- Awards: Queen's Young Leader Award
- Honours: Limca Book of Records

= Ashwini Angadi =

Indian activist

Ashwini Angadi is a global ambassador and advocate of disability rights. She is known for making education accessible to the underprivileged and disabled in India.

==Early life and education==
Angadi was born to a marginalized family in Chellagurki, Bellary. She was born visually impaired, and relatives warned her parents that the child would be a burden and should rather be killed. Her parents persisted on raising her nonetheless.
Angadi attended the Shree Ramana Maharishi Academy for The Blind. After passing 10nth grade, she enrolled at NMRKV College for Women to obtain her pre-university course. She struggled to keep up with students who had normal sight as the college does not provide Braille books. She also travelled 50 km away alone.

Angadi graduated with a B.A. from Maharani's College of Arts and Commerce.

==Career and advocacy==
After graduating, Angadi began joining NGOs. She became a spokesperson for disability rights. She joined international forums to raise awareness on disability discrimination.

In 2014, Angadi established the Ashwini Angadi Trust to empower the disabled. On 6 June 2014, Angadi opened its flagship, Belaku Academy, to provide free education to the disabled and underprivileged. The residential school teaches science, computer and sports to children with special needs. They also teach practical life skills such as making their beds and toilet training. Cultural activities and visits to parks, temples and cinemas were also frequently held. Through Belaku Academy, Angadi aims to help the disabled make a living and become independent.

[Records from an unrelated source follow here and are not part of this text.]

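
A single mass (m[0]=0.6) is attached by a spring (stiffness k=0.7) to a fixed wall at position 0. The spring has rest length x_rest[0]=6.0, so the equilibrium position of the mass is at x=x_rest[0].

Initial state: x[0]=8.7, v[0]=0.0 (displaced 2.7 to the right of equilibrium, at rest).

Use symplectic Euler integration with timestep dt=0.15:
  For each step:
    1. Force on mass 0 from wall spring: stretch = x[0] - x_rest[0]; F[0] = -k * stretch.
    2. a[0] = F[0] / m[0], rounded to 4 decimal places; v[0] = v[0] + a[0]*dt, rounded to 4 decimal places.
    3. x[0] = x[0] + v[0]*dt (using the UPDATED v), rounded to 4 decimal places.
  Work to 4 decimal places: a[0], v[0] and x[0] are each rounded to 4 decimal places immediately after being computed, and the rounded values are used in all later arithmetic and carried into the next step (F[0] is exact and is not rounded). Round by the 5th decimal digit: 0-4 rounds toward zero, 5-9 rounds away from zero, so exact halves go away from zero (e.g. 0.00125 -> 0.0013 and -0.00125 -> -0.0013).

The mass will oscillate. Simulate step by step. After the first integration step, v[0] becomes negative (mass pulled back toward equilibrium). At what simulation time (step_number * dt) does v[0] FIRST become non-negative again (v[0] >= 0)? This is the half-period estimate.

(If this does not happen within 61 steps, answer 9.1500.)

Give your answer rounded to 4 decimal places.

Step 0: x=[8.7000] v=[0.0000]
Step 1: x=[8.6291] v=[-0.4725]
Step 2: x=[8.4892] v=[-0.9326]
Step 3: x=[8.2840] v=[-1.3682]
Step 4: x=[8.0188] v=[-1.7679]
Step 5: x=[7.7006] v=[-2.1212]
Step 6: x=[7.3378] v=[-2.4188]
Step 7: x=[6.9399] v=[-2.6529]
Step 8: x=[6.5173] v=[-2.8174]
Step 9: x=[6.0811] v=[-2.9079]
Step 10: x=[5.6428] v=[-2.9221]
Step 11: x=[5.2139] v=[-2.8596]
Step 12: x=[4.8056] v=[-2.7220]
Step 13: x=[4.4287] v=[-2.5130]
Step 14: x=[4.0930] v=[-2.2380]
Step 15: x=[3.8074] v=[-1.9043]
Step 16: x=[3.5793] v=[-1.5206]
Step 17: x=[3.4148] v=[-1.0970]
Step 18: x=[3.3181] v=[-0.6446]
Step 19: x=[3.2918] v=[-0.1753]
Step 20: x=[3.3366] v=[0.2986]
First v>=0 after going negative at step 20, time=3.0000

Answer: 3.0000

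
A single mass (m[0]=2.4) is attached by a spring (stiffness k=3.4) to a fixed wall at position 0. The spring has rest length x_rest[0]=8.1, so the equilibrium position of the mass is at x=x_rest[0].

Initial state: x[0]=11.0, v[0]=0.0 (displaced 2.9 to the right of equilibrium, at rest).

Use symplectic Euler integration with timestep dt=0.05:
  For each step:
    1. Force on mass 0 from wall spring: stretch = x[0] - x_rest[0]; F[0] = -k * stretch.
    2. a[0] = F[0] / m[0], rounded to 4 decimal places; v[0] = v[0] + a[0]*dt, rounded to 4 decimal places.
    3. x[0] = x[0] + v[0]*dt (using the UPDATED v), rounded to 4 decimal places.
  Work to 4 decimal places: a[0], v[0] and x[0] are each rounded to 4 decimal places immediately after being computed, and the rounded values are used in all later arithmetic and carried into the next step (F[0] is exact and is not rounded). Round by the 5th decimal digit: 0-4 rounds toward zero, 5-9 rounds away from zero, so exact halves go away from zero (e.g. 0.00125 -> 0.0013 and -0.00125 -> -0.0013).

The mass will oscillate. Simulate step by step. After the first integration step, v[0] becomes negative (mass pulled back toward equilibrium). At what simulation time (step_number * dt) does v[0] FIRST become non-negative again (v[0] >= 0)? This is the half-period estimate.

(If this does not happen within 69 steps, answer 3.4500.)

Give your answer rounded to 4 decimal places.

Step 0: x=[11.0000] v=[0.0000]
Step 1: x=[10.9897] v=[-0.2054]
Step 2: x=[10.9692] v=[-0.4101]
Step 3: x=[10.9385] v=[-0.6133]
Step 4: x=[10.8978] v=[-0.8144]
Step 5: x=[10.8472] v=[-1.0126]
Step 6: x=[10.7868] v=[-1.2072]
Step 7: x=[10.7169] v=[-1.3975]
Step 8: x=[10.6378] v=[-1.5829]
Step 9: x=[10.5497] v=[-1.7627]
Step 10: x=[10.4529] v=[-1.9362]
Step 11: x=[10.3478] v=[-2.1029]
Step 12: x=[10.2347] v=[-2.2621]
Step 13: x=[10.1140] v=[-2.4133]
Step 14: x=[9.9862] v=[-2.5560]
Step 15: x=[9.8517] v=[-2.6896]
Step 16: x=[9.7110] v=[-2.8137]
Step 17: x=[9.5646] v=[-2.9278]
Step 18: x=[9.4130] v=[-3.0315]
Step 19: x=[9.2568] v=[-3.1245]
Step 20: x=[9.0965] v=[-3.2064]
Step 21: x=[8.9327] v=[-3.2770]
Step 22: x=[8.7659] v=[-3.3360]
Step 23: x=[8.5967] v=[-3.3832]
Step 24: x=[8.4258] v=[-3.4184]
Step 25: x=[8.2537] v=[-3.4415]
Step 26: x=[8.0811] v=[-3.4524]
Step 27: x=[7.9085] v=[-3.4511]
Step 28: x=[7.7366] v=[-3.4375]
Step 29: x=[7.5660] v=[-3.4118]
Step 30: x=[7.3973] v=[-3.3740]
Step 31: x=[7.2311] v=[-3.3242]
Step 32: x=[7.0680] v=[-3.2627]
Step 33: x=[6.9085] v=[-3.1896]
Step 34: x=[6.7532] v=[-3.1052]
Step 35: x=[6.6027] v=[-3.0098]
Step 36: x=[6.4575] v=[-2.9037]
Step 37: x=[6.3181] v=[-2.7874]
Step 38: x=[6.1850] v=[-2.6612]
Step 39: x=[6.0587] v=[-2.5256]
Step 40: x=[5.9397] v=[-2.3810]
Step 41: x=[5.8283] v=[-2.2280]
Step 42: x=[5.7249] v=[-2.0671]
Step 43: x=[5.6300] v=[-1.8989]
Step 44: x=[5.5438] v=[-1.7239]
Step 45: x=[5.4667] v=[-1.5428]
Step 46: x=[5.3989] v=[-1.3563]
Step 47: x=[5.3407] v=[-1.1650]
Step 48: x=[5.2922] v=[-0.9696]
Step 49: x=[5.2537] v=[-0.7707]
Step 50: x=[5.2252] v=[-0.5691]
Step 51: x=[5.2069] v=[-0.3655]
Step 52: x=[5.1989] v=[-0.1606]
Step 53: x=[5.2011] v=[0.0449]
First v>=0 after going negative at step 53, time=2.6500

Answer: 2.6500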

Angadi's team visits village councils to gather information on visually impaired children. They prepare a survey report and approaches the family of the children to discuss what they can offer.

==Awards and recognitions==
On 12 July 2013, Angadi was granted the United Nations Special Envoy for Global Education's Youth Courage Award. In 2016, she was selected to be included at Limca Book of Records. Angadi is also a recipient of Queen's Young Leader Award.